Outros sites Medialivre
Notícias em Destaque
Opinião
15 de Julho de 2002 às 15:58

O estado da arte no sector alimentar

«O hard discount deverá ceder terreno ao Value for Money, onde bons produtos serão comercializados a preços competitivos.»

Paulo Morgado, Vice-President da Cap Gemini Ernst & Young

  • ...
Os agentes que actuam no mercado de bens de grande consumo alimentares, desde o agricultor até ao retalho, terão que estar especialmente atentos a meia dúzia de mudanças que se avizinham e que irão transformar, a prazo, um sector não muito dado (pelo menos no passado) a alterações drásticas. Esta é a mensagem de um importante estudo levado a efeito pela Cap Gemini Ernst & Young a nível internacional.

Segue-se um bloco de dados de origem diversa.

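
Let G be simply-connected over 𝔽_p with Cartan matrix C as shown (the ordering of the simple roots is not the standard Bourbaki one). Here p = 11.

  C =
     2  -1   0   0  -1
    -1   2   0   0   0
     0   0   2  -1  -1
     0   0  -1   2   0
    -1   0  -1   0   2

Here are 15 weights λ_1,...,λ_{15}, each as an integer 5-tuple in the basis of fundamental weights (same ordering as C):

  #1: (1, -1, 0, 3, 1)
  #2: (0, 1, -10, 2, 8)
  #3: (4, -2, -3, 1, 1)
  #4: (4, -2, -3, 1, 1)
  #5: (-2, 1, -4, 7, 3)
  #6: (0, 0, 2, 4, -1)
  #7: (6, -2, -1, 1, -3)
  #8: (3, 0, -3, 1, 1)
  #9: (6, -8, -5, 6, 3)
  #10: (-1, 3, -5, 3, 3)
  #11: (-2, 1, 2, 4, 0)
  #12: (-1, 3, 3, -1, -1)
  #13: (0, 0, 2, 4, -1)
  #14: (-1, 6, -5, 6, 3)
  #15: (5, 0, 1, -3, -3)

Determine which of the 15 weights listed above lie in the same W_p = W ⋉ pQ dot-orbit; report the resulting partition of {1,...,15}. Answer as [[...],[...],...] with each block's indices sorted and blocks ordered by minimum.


A_5 Cartan matrix, 5 simple roots permuted; ρ=(1,1,1,1,1).

W_11-reps of the 15 weights in Ā_11 (same 5-coord order as C):

  λ_1 → (2, 0, 1, 4, 2) · λ_2 → (1, 1, 3, 5, 0) · λ_3 → (4, 1, 2, 0, 0) · λ_4 → (4, 1, 2, 0, 0) · λ_5 → (1, 1, 3, 5, 0) · λ_6 → (1, 1, 3, 5, 0) · λ_7 → (4, 1, 2, 0, 0) · λ_8 → (4, 1, 2, 0, 0) · λ_9 → (0, 4, 4, 0, 0) · λ_10 → (0, 4, 4, 0, 0) · λ_11 → (1, 1, 3, 5, 0) · λ_12 → (0, 4, 4, 0, 0) · λ_13 → (1, 1, 3, 5, 0) · λ_14 → (0, 4, 4, 0, 0) · λ_15 → (4, 1, 2, 0, 0)

Grouping the 15 weights by Ā_11-representative: 4 linkage classes.

[[1], [2, 5, 6, 11, 13], [3, 4, 7, 8, 15], [9, 10, 12, 14]]


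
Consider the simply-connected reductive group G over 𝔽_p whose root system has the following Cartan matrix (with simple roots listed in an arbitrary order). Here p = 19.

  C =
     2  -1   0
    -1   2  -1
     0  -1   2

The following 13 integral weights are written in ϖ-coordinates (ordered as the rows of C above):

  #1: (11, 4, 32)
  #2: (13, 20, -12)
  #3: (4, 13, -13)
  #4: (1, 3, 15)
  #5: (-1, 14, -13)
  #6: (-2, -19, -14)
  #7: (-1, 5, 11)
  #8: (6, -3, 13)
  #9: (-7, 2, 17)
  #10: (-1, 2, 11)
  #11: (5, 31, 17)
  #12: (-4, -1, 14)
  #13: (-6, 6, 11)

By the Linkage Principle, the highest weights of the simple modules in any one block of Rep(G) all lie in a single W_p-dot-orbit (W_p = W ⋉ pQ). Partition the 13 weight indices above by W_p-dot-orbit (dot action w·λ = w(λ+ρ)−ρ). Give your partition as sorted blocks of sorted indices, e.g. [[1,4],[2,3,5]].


Root system A_3: the 3×3 matrix C matches after relabeling.

λ_j+ρ reflected into Ā_19 (⟨·,θ^∨⟩≤19); 3-tuples as given:

  λ_1 → (5, 2, 12)
  λ_2 → (2, 3, 5)
  λ_3 → (5, 2, 12)
  λ_4 → (1, 3, 13)
  λ_5 → (0, 3, 12)
  λ_6 → (0, 6, 12)
  λ_7 → (0, 6, 12)
  λ_8 → (5, 2, 12)
  λ_9 → (1, 3, 13)
  λ_10 → (0, 3, 12)
  λ_11 → (0, 6, 12)
  λ_12 → (0, 3, 12)
  λ_13 → (5, 2, 12)

5 distinct reps among the 13 weights ⇒ 5 W_19-linkage classes:

[[1, 3, 8, 13], [2], [4, 9], [5, 10, 12], [6, 7, 11]]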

1. Um cliente mais exigente – É hoje possível identificar e quantificar pelo menos oito segmentos de consumidores alimentares, que variam desde os «Bio fãs» ou «Price Oriented» até aos «cozinheiros de fim-de-semana» ou «amantes da cozinha». Cada um deles terá necessidades naturalmente distintas que exigem ofertas distintas, mas sempre dentro de um (aparentemente) inevitável contexto de globalização (mais sortido) com personalização (mais formatos). Por outro lado, o consumidor pretenderá cada vez mais uma oferta que ultrapasse o tradicional conceito de produto/preço. Assim, atributos como o Acesso (que inclui estacionamento, período de atendimento ou a facilidade de circulação nas lojas), Experiência (que inclui a cortesia e disponibilidade dos empregados, as áreas de laser ou a limpeza das lojas) e Serviço (que inclui a facilidade de devolução ou a entrega ao domicílio), devem ser tão bem projectados e desenvolvidos como qualquer inovação de produto. Ser excelente num destes atributos pode ser, aliás, uma forma de o retalho criar uma marca de insígnia, com uma proposta de valor específica. No que diz respeito à fase da cadeia de valor que o consumidor privilegia no momento do consumo, os agentes terão que estar cada vez mais atentos ao forte crescimento do pronto a comer. Com efeito, a redução em 44% no tempo gasto na preparação da refeição principal, passando de 36 minutos em 1989, para apenas 23 minutos em 2000, reflecte esta crescente procura de alimentos já confeccionados. A este propósito veja-se o êxito internacional da Cadeia «Prêt-a-Manger», que por acaso é detida pela MacDonald’s... Todos sabemos o quão interessante em termos de margens é estar o mais a jusante possível na cadeia de valor (veja-se a este respeito a figura anexa, que ilustra o exemplo do mercado das panquecas).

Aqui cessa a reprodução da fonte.